Core to this new model: Letting gamers decide how to approach it.
“There’s two major options to play,” NCsoft’s Jeremy Gaffney told Games Industry International. The first is a traditional retail route. “Buy a box, and pay a subscription,” says Gaffney. “There’s a class of player that likes that, because they know how much they’re paying, they know the playing field is level, and they can expect big updates. That’s the joy of the subscription model.”
The other option requires a certain commitment — something not hard to find in MMO player populations — and allows you to play Wildstar for free, indefinitely.
All you have to do is dig into C.R.E.D.D., the game’s virtual economy. Earn enough in-game money or goods, and you can buy or trade with other people for C.R.E.D.D., which you then redeem for more playtime. This will happen on Wildstar’s “Commodities Exchange,” where the player population will determine prices according to the laws of supply and demand. C.R.E.D.D. can be bought straight from the Wildstar store itself at a fixed price, roughly equivalent to the normal subscription price.

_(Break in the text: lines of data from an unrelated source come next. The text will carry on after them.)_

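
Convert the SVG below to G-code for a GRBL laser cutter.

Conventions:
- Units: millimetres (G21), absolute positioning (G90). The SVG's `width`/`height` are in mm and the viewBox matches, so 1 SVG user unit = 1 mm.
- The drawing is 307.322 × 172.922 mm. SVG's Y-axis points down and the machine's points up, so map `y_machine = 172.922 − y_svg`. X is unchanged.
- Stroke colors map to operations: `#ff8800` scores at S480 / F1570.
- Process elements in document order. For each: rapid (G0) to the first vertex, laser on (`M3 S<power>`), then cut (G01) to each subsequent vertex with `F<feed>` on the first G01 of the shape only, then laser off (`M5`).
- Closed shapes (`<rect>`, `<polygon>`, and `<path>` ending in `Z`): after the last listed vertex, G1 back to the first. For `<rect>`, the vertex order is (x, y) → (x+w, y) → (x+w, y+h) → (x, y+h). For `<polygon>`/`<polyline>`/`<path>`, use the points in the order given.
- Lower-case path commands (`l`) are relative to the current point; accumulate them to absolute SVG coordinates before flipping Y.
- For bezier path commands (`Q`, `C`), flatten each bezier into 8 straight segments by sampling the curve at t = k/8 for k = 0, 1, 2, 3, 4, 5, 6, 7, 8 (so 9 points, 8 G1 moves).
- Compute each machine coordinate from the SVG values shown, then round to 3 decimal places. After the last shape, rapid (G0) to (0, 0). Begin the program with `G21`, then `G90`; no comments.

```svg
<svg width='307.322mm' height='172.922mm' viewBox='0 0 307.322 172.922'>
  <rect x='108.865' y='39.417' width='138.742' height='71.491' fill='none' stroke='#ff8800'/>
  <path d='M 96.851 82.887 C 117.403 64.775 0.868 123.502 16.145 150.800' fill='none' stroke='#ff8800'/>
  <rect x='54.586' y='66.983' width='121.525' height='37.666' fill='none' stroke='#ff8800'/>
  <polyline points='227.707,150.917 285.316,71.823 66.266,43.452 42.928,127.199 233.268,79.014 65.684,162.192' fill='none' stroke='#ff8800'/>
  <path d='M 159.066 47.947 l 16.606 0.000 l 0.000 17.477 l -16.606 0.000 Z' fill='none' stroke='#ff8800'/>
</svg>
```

1 u = 1 mm; y_m = 172.922 − y.

[1] `<rect>` rectangle, #ff8800→score S480 F1570: (108.865,133.505) → (247.607,133.505) → (247.607,62.014) → (108.865,62.014) → (108.865,133.505) (closed)

[2] `<path>` cubic bezier, #ff8800→score S480 F1570: (96.851,90.035) → (98.657,93.437) → (90.763,90.903) → (76.319,83.704) → (58.476,73.107) → (40.386,60.382) → (25.200,46.797) → (16.070,33.621) → (16.145,22.122)

[3] `<rect>` rectangle, #ff8800→score S480 F1570: (54.586,105.939) → (176.111,105.939) → (176.111,68.273) → (54.586,68.273) → (54.586,105.939) (closed)

[4] `<polyline>` open polyline, #ff8800→score S480 F1570: (227.707,22.005) → (285.316,101.099) → (66.266,129.470) → (42.928,45.723) → (233.268,93.908) → (65.684,10.730)

[5] `<path>` rectangle, #ff8800→score S480 F1570: (159.066,124.975) → (175.672,124.975) → (175.672,107.498) → (159.066,107.498) → (159.066,124.975) (closed)

G21
G90
G0 X108.865 Y133.505
M3 S480
G01 X247.607 Y133.505 F1570
G01 X247.607 Y62.014
G01 X108.865 Y62.014
G01 X108.865 Y133.505
M5
G0 X96.851 Y90.035
M3 S480
G01 X98.657 Y93.437 F1570
G01 X90.763 Y90.903
G01 X76.319 Y83.704
G01 X58.476 Y73.107
G01 X40.386 Y60.382
G01 X25.200 Y46.797
G01 X16.070 Y33.621
G01 X16.145 Y22.122
M5
G0 X54.586 Y105.939
M3 S480
G01 X176.111 Y105.939 F1570
G01 X176.111 Y68.273
G01 X54.586 Y68.273
G01 X54.586 Y105.939
M5
G0 X227.707 Y22.005
M3 S480
G01 X285.316 Y101.099 F1570
G01 X66.266 Y129.470
G01 X42.928 Y45.723
G01 X233.268 Y93.908
G01 X65.684 Y10.730
M5
G0 X159.066 Y124.975
M3 S480
G01 X175.672 Y124.975 F1570
G01 X175.672 Y107.498
G01 X159.066 Y107.498
G01 X159.066 Y124.975
M5
G0 X0.000 Y0.000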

NCsoft is counting on some players to do just that. The whole system assumes some players will choose to buy rare items and super weapons from other players, and that’s a fairly safe assumption to make. Instead of paying real-world money directly, that cash is traded in for virtual tokens, so NCsoft profits from the exchange.
The C.R.E.D.D. system makes a few other assumptions, like how the price of C.R.E.D.D. won’t exceed the regular subscription costs. If you spend all your time scrounging for loot to trade, C.R.E.D.D. looses all credibility. Players could start dropping out of the game en masse instead of converting over to subscriptions. On the other hand, if C.R.E.D.D. comes cheap, players will check out of the economy — both real and virtual — and just buy it direct. A few gold-mining exploits could unbalance the entire system.
It’ll be a tough juggle. NCsoft is taking a big gamble on the belief that water will find its own level. But if that gamble pays off, it’ll be one more option for games to offer players…and arguably, it’ll be the most populist option around.